After securing an improved tax extenders win, Congress should immediately develop a long-term solution that would:

  • Incentivize the desired outcomes: emissions reductions, clean energy generation, and energy efficiency across all economic sectors;
  • Tie incentive value to performance (e.g., emissions reduced, or clean electricity generated) rather than monetary investment;
  • Provide incentives to new or significantly retrofitted facilities including power plants, vehicles, buildings, energy storage systems, and products, not just those already in operation;
  • Provide long-term certainty for energy developers;
  • Update incentives automatically over time in a clearly defined way as emissions intensities are reduced or technologies mature and decrease in cost; and
  • Provide incentives to the full range of entities that deploy clean energy, including individuals, businesses, utilities, investors, non-profits, and electric cooperatives.

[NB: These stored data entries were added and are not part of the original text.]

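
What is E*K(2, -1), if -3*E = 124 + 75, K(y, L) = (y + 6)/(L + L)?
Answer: 796/3 ≈ 265.33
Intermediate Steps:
K(y, L) = (6 + y)/(2*L) (K(y, L) = (6 + y)/((2*L)) = (6 + y)*(1/(2*L)) = (6 + y)/(2*L))
E = -199/3 (E = -(124 + 75)/3 = -⅓*199 = -199/3 ≈ -66.333)
E*K(2, -1) = -199*(6 + 2)/(6*(-1)) = -199*(-1)*8/6 = -199/3*(-4) = 796/3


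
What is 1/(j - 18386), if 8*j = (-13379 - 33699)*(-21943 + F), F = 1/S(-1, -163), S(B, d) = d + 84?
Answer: 158/20399499723 ≈ 7.7453e-9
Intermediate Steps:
S(B, d) = 84 + d
F = -1/79 (F = 1/(84 - 163) = 1/(-79) = -1/79 ≈ -0.012658)
j = 20402404711/158 (j = ((-13379 - 33699)*(-21943 - 1/79))/8 = (-47078*(-1733498/79))/8 = (⅛)*(81609618844/79) = 20402404711/158 ≈ 1.2913e+8)
1/(j - 18386) = 1/(20402404711/158 - 18386) = 1/(20399499723/158) = 158/20399499723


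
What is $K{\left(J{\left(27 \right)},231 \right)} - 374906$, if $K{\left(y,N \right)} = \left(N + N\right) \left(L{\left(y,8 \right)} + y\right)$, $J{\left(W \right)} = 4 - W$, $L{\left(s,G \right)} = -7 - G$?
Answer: $-392462$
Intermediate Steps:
$K{\left(y,N \right)} = 2 N \left(-15 + y\right)$ ($K{\left(y,N \right)} = \left(N + N\right) \left(\left(-7 - 8\right) + y\right) = 2 N \left(\left(-7 - 8\right) + y\right) = 2 N \left(-15 + y\right)$)
$K{\left(J{\left(27 \right)},231 \right)} - 374906 = 2 \cdot 231 \left(-15 + \left(4 - 27\right)\right) - 374906 = 2 \cdot 231 \left(-15 - 23\right) - 374906 = 2 \cdot 231 \left(-38\right) - 374906 = -17556 - 374906 = -392462$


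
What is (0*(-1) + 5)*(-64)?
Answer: -320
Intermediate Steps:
(0*(-1) + 5)*(-64) = (0 + 5)*(-64) = 5*(-64) = -320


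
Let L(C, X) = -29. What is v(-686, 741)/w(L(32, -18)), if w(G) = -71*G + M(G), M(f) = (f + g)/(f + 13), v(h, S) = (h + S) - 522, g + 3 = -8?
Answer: -934/4123 ≈ -0.22653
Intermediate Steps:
g = -11 (g = -3 - 8 = -11)
v(h, S) = -522 + S + h (v(h, S) = (S + h) - 522 = -522 + S + h)
M(f) = (-11 + f)/(13 + f) (M(f) = (f - 11)/(f + 13) = (-11 + f)/(13 + f))
w(G) = -71*G + (-11 + G)/(13 + G)
v(-686, 741)/w(L(32, -18)) = (-522 + 741 - 686)/(((-11 - 29 - 71*(-29)*(13 - 29))/(13 - 29))) = -467*(-16/(-11 - 29 - 71*(-29)*(-16))) = -467*(-16/(-11 - 29 - 32944)) = -467/((-1/16*(-32984))) = -467/4123/2 = -467*2/4123 = -934/4123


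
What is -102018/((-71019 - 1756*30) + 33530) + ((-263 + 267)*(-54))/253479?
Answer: 8613314706/7618649317 ≈ 1.1306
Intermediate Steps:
-102018/((-71019 - 1756*30) + 33530) + ((-263 + 267)*(-54))/253479 = -102018/((-71019 - 52680) + 33530) + (4*(-54))*(1/253479) = -102018/(-123699 + 33530) - 216*1/253479 = -102018/(-90169) - 72/84493 = -102018*(-1/90169) - 72/84493 = 102018/90169 - 72/84493 = 8613314706/7618649317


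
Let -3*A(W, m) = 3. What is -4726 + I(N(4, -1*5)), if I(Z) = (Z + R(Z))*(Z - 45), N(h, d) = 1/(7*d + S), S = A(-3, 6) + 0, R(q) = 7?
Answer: -6531767/1296 ≈ -5039.9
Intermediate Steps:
A(W, m) = -1 (A(W, m) = -⅓*3 = -1)
S = -1 (S = -1 + 0 = -1)
N(h, d) = 1/(-1 + 7*d) (N(h, d) = 1/(7*d - 1) = 1/(-1 + 7*d))
I(Z) = (-45 + Z)*(7 + Z) (I(Z) = (Z + 7)*(Z - 45) = (7 + Z)*(-45 + Z) = (-45 + Z)*(7 + Z))
-4726 + I(N(4, -1*5)) = -4726 + (-315 + (1/(-1 + 7*(-1*5)))² - 38/(-1 + 7*(-1*5))) = -4726 + (-315 + (1/(-1 + 7*(-5)))² - 38/(-1 + 7*(-5))) = -4726 + (-315 + (1/(-1 - 35))² - 38/(-1 - 35)) = -4726 + (-315 + (1/(-36))² - 38/(-36)) = -4726 + (-315 + (-1/36)² - 38*(-1/36)) = -4726 + (-315 + 1/1296 + 19/18) = -4726 - 406871/1296 = -6531767/1296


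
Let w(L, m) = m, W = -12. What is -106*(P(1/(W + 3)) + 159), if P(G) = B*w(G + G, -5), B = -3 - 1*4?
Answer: -20564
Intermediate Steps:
B = -7 (B = -3 - 4 = -7)
P(G) = 35 (P(G) = -7*(-5) = 35)
-106*(P(1/(W + 3)) + 159) = -106*(35 + 159) = -106*194 = -20564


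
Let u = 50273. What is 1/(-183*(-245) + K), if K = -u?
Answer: -1/5438 ≈ -0.00018389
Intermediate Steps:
K = -50273 (K = -1*50273 = -50273)
1/(-183*(-245) + K) = 1/(-183*(-245) - 50273) = 1/(44835 - 50273) = 1/(-5438) = -1/5438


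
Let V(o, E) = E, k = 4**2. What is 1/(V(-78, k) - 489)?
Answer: -1/473 ≈ -0.0021142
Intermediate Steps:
k = 16
1/(V(-78, k) - 489) = 1/(16 - 489) = 1/(-473) = -1/473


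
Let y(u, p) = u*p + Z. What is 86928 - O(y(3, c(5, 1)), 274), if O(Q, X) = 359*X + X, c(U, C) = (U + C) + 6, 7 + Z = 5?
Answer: -11712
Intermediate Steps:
Z = -2 (Z = -7 + 5 = -2)
c(U, C) = 6 + C + U (c(U, C) = (C + U) + 6 = 6 + C + U)
y(u, p) = -2 + p*u (y(u, p) = u*p - 2 = p*u - 2 = -2 + p*u)
O(Q, X) = 360*X
86928 - O(y(3, c(5, 1)), 274) = 86928 - 360*274 = 86928 - 1*98640 = 86928 - 98640 = -11712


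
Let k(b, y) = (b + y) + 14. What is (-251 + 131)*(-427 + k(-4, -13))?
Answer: 51600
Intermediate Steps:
k(b, y) = 14 + b + y
(-251 + 131)*(-427 + k(-4, -13)) = (-251 + 131)*(-427 + (14 - 4 - 13)) = -120*(-427 - 3) = -120*(-430) = 51600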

The Wyden and Reed bills reflect several of these principles, but there’s still work to do to make these proposals stronger and more comprehensive. For example, neither bill includes tax credits for emissions-reducing upgrades at industrial facilities. In addition, in the current policy context, a tax credit focused on emerging technologies (such as Rep. Reed’s proposal) is insufficient without a corresponding deployment-focused incentive (like Sen. Wyden’s).

Nonetheless, these bills have already catalyzed creative discussion in Congress and urgency for reforming our outdated energy tax system.

Replace Fossil Fuel Subsidies with Clean Energy Incentives

Congress should pair a fix to clean energy tax incentives with savings from amendments to the fossil fuel tax code. Fossil fuels have received permanent tax subsidies for over 100 years and continue to receive billions more in annual subsidies than clean energy (e.g., permanent oil industry tax credits exceed electric vehicle credits by a wide margin).

The United States is the world’s second-largest fossil fuel subsidizer, spending more than $26 billion of public funding annually to prop up the mature fossil fuel industry, including billions in direct tax credits.

A climate-friendly update to the energy tax code must fix the longstanding market distortions and the catastrophic impacts from fossil fuel subsidies and redirect that money toward clean energy deployment.

Credit:

Source: Oil Change International

Accelerating Toward a Clean Energy Future

Staving off the worst effects of climate change requires a wide-ranging set of policies to ramp up investment in clean energy and ensure emissions reductions. Fair and predictable federal support for clean technologies via the tax code is essential, especially while we lack other policy tools to invest public funds in clean energy deployment. It’s time to move past annual debates and constant uncertainty to a tax system that fights the climate crisis, reduces energy bills, and creates millions of new jobs.